Cisco has released an update that addresses a maximum severity authentication bypass flaw in Catalyst SD-WAN controllers that it announced was exploited in a limited attack.
This vulnerability is tracked as CVE-2026-20182 and has a CVSS score of 10.0.
“A vulnerability in peering authentication for Cisco Catalyst SD-WAN Controller (formerly SD-WAN vSmart) and Cisco Catalyst SD-WAN Manager (formerly SD-WAN vManage) could allow an unauthenticated, remote attacker to bypass authentication and gain administrative privileges on an affected system,” Cisco said.
The networking equipment giant said the flaw is due to a malfunction in the peering authentication mechanism and could be exploited by an attacker by sending a crafted request to an affected system.
A successful exploit could allow the attacker to log in to a Cisco Catalyst SD-WAN controller as an internal, highly privileged non-root user account and use it as a weapon to access NETCONF and manipulate network settings in the SD-WAN fabric.

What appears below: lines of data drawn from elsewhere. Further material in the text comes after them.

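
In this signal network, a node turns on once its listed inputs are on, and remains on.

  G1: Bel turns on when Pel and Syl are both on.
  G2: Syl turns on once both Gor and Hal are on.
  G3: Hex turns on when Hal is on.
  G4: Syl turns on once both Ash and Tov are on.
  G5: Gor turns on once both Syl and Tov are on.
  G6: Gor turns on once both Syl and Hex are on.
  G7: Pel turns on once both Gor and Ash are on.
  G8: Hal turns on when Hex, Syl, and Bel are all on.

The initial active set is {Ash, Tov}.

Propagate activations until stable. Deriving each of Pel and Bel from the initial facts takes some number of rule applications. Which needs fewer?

Pel

Pel: Ash and Tov are on, so Syl turns on (G4). Syl and Tov are on, so Gor turns on (G5). G7: Gor and Ash on → Pel on. [3 rule applications]
Bel: Ash and Tov are on, so Syl turns on (G4). Syl and Tov are on, so Gor turns on (G5). Gor and Ash are on, so Pel turns on (G7). G1: Pel and Syl on → Bel on. [4 rule applications]
Pel needs fewer.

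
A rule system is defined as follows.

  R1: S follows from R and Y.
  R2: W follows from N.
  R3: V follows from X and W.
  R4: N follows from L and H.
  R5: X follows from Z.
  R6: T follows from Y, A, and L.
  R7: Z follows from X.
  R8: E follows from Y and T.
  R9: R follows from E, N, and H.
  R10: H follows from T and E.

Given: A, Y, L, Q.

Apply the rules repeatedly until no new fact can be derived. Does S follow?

From Y, A, and L, R6 gives T.
Y and T hold, so E follows (R8).
T and E hold, so H follows (R10).
L and H hold, so N follows (R4).
From E, N, and H, R9 gives R.
R and Y hold, so S follows (R1).

Yes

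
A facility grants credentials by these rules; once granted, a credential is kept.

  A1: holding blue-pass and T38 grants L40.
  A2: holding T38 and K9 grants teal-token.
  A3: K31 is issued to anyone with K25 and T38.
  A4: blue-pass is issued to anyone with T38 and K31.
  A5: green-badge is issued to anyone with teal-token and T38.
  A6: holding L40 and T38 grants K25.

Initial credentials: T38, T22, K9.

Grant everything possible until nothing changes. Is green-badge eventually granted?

Yes

Holding T38 and K9 grants teal-token (A2).
Holding teal-token and T38 grants green-badge (A5).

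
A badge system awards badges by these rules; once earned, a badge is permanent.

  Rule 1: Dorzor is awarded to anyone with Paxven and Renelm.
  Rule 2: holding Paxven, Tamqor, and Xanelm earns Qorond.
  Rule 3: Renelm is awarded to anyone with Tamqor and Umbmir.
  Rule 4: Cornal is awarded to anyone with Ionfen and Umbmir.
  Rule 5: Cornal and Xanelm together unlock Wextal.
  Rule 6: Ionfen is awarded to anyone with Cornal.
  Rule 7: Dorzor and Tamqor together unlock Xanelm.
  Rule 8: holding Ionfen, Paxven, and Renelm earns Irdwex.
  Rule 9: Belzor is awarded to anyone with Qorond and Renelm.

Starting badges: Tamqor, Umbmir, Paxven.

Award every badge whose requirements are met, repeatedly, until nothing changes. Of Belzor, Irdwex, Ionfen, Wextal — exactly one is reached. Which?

Belzor

With Tamqor and Umbmir, Renelm is earned (Rule 3).
With Paxven and Renelm, Dorzor is earned (Rule 1).
With Dorzor and Tamqor, Xanelm is earned (Rule 7).
With Paxven, Tamqor, and Xanelm, Qorond is earned (Rule 2).
With Qorond and Renelm, Belzor is earned (Rule 9).
Irdwex would need Ionfen, Paxven, and Renelm (Rule 8), but Ionfen is never earned. Ionfen would need Cornal (Rule 6), but Cornal is never earned. Wextal would need Cornal and Xanelm (Rule 5), but Cornal is never earned.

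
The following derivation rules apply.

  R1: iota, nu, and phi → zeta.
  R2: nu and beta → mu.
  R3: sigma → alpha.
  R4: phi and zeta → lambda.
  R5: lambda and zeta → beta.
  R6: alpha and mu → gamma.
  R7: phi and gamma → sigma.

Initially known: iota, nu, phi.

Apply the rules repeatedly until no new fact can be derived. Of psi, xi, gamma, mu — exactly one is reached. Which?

mu

iota, nu, and phi hold, so zeta follows (R1).
phi and zeta hold, so lambda follows (R4).
lambda and zeta hold, so beta follows (R5).
nu and beta hold, so mu follows (R2).
gamma would need alpha and mu (R6), but alpha is never established. No rule produces psi, and it is not given. No rule produces xi, and it is not given.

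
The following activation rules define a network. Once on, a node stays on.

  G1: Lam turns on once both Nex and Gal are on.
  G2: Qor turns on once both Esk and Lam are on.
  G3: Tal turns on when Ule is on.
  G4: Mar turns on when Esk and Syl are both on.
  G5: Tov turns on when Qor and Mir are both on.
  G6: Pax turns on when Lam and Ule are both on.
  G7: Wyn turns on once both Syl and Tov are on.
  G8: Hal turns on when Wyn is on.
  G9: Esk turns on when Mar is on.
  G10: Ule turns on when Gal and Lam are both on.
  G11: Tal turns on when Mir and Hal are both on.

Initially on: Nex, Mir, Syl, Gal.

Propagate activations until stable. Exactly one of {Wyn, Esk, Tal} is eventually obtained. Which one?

G1: Nex and Gal on → Lam on.
G10: Gal and Lam on → Ule on.
G3: Ule on → Tal on.
Wyn would need Syl and Tov (G7), but Tov never turns on. Esk would need Mar (G9), but Mar never turns on.

Tal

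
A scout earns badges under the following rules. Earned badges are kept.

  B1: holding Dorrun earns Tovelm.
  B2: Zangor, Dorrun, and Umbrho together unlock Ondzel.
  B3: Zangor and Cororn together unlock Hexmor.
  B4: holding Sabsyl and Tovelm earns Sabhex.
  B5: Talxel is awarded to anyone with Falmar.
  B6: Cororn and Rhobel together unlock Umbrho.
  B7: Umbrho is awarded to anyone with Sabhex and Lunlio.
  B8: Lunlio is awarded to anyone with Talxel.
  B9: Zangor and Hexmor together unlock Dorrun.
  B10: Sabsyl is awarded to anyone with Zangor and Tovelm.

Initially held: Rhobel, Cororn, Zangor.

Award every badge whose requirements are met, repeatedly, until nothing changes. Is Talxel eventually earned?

No

Talxel would need Falmar (B5), but Falmar is never earned.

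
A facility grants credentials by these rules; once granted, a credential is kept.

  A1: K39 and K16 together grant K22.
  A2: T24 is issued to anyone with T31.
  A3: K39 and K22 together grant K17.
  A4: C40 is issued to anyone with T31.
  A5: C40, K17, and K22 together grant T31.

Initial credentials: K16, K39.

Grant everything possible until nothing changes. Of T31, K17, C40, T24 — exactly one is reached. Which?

Holding K39 and K16 grants K22 (A1).
Holding K39 and K22 grants K17 (A3).
T31 would need C40, K17, and K22 (A5), but C40 is never granted. T24 would need T31 (A2), but T31 is never granted. C40 would need T31 (A4), but T31 is never granted.

K17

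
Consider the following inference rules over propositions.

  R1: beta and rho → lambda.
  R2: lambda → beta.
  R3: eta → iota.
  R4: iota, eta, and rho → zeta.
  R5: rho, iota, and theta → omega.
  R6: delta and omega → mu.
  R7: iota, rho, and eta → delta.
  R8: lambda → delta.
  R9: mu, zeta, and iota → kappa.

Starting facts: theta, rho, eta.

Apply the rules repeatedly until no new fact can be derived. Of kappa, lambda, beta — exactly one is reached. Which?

kappa

eta holds, so iota follows (R3).
From rho, iota, and theta, R5 gives omega.
From iota, eta, and rho, R4 gives zeta.
From iota, rho, and eta, R7 gives delta.
delta and omega hold, so mu follows (R6).
From mu, zeta, and iota, R9 gives kappa.
lambda would need beta and rho (R1), but beta is never established. beta would need lambda (R2), but lambda is never established.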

This vulnerability affects the following deployments:
On-premises deployments Cisco SD-WAN Cloud-Pro Cisco SD-WAN Cloud (Cisco Managed) Cisco SD-WAN for Government (FedRAMP)

According to Rapid7, which discovered CVE-2026-20182, this flaw is also reflected in another critical authentication bypass that affects the same component, CVE-2026-20127 (CVSS score: 10.0). The latter has reportedly been exploited by a threat actor known as UAT-8616 since at least 2023.
“This new authentication bypass vulnerability affects the ‘vdaemon’ service (UDP port 12346) over DTLS, the same service that was vulnerable to CVE-2026-20127,” said Rapid7 researchers Jonah Burgess and Stephen Fewer. “The new vulnerability is not a patch bypass for CVE-2026-20127. It is a separate issue in a similar part of the ‘vdaemon’ network stack.”
However, the end result is the same. CVE-2026-20182 could allow a remote unauthenticated attacker to become an authenticated peer of a target appliance and perform privileged operations.
In an advisory, Cisco said it became aware of “limited exploitation” of the flaw in May 2026 and urged customers to apply the latest update as soon as possible.
The company also said Catalyst SD-WAN controller systems that are accessible over the internet and have exposed ports are at high risk of being compromised. Customers are encouraged to audit the “/var/log/auth.log” file for entries related to accepted public keys for vmanage-admin from unknown or unauthorized IP addresses.

Another indicator is the presence of suspicious peering events in the logs. This includes unauthorized peer connections that occur at unexpected times, originate from unrecognized IP addresses, or involve device types that are inconsistent with the environment’s architecture.